The Finance Act 2023 made some changes in the debt mutual fund taxation structure for debt mutual funds with effect from April 1, 2023. These debt fund taxation changes apply to investments made on or after this date.

Capital Gains Tax: In Debt funds, equity investment does not exceed 35% of the portfolio. For such funds, the gains are taxed as below 

Purchased before 1st April 2023  LTCG tax @ 12.5% (if holding for more than 2 years)
STCG tax at applicable slab rates when computing income tax 
Purchased after 1st April 2023  Tax at applicable slab rates when computing income tax (irrespective of holding period) 

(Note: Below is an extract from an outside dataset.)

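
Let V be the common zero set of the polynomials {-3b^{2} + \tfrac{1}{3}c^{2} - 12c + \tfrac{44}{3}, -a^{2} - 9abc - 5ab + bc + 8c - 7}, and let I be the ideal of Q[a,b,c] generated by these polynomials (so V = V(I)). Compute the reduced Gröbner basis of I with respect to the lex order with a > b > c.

G = {a^{2} + 9abc + 5ab - bc - 8c + 7, b^{2} - \tfrac{1}{9}c^{2} + 4c - \tfrac{44}{9}}

f_1 = -3b^{2} + \tfrac{1}{3}c^{2} - 12c + \tfrac{44}{3}, LT = b^{2}.
f_2 = -a^{2} - 9abc - 5ab + bc + 8c - 7, LT = a^{2}.

The S-polynomials (S(f_1,f_2)) all reduce to 0 modulo the current basis, so we have a Gröbner basis.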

Benefits And Risks Of Investing In Debt Funds

Benefits:  

  • Debt funds offer liquidity as compared to a bank fixed deposit. Most categories of debt funds provide for redemption on any business day with proceeds normally credited within one to three business days. 
  • Professional fund management brings to the table expertise in security selection, credit analysis and interest rate assessment. Fund managers actively manage portfolios so as to navigate market conditions. 
  • Diversification among multiple securities lowers the concentration risk. A single debt fund owns tens or hundreds of securities, so the risk is diversified across issuers and maturities. 
  • Lower expense ratios than actively managed equity funds mean more money comes to the investors. Operational efficiency of scale benefits the investors of larger funds. 

Risks:

Interest rate risk is an issue for all debt funds. When interest rates increase, the value of existing bonds will decrease, leading to a decline in NAV. Also, these funds carry credit risk. It is a result of the potential default by issuers. Corporate bonds have levels of credit risk depending on the financial health of the issuer.  

Things To Consider Before Investing In Debt Funds

  • Investment Objective Alignment
    Make sure the debt fund category is aligned with the purpose. Emergency funds need liquid funds, whereas medium-term goals can be suited to duration funds. 
  •  Scheme Document Review
    The Scheme Information Document consists of details of investment strategy, risk factors, expense structure, exit load, etc. This document contains basic information that is essential for making informed decisions. 
  •  Portfolio Quality Assessment
    Examine the credit rating profile of holdings on a monthly basis through factsheets. Higher allocation to AAA-rated securities suggests that there is lower credit risk. 
  • Exit Load Structure
    There are funds that impose exit loads on redemptions made over certain time periods. This affects efficient gains on short terms.  
  • Fund House Reputation
    The history of the asset management company in managing the debt fund puts the company into perspective. Market cycles Review performance in accordance with investment mandates. 
  •  Macaulay Duration
    This is an interest rate sensitivity metric. Higher duration means larger NAV volatility to changes in interest rates.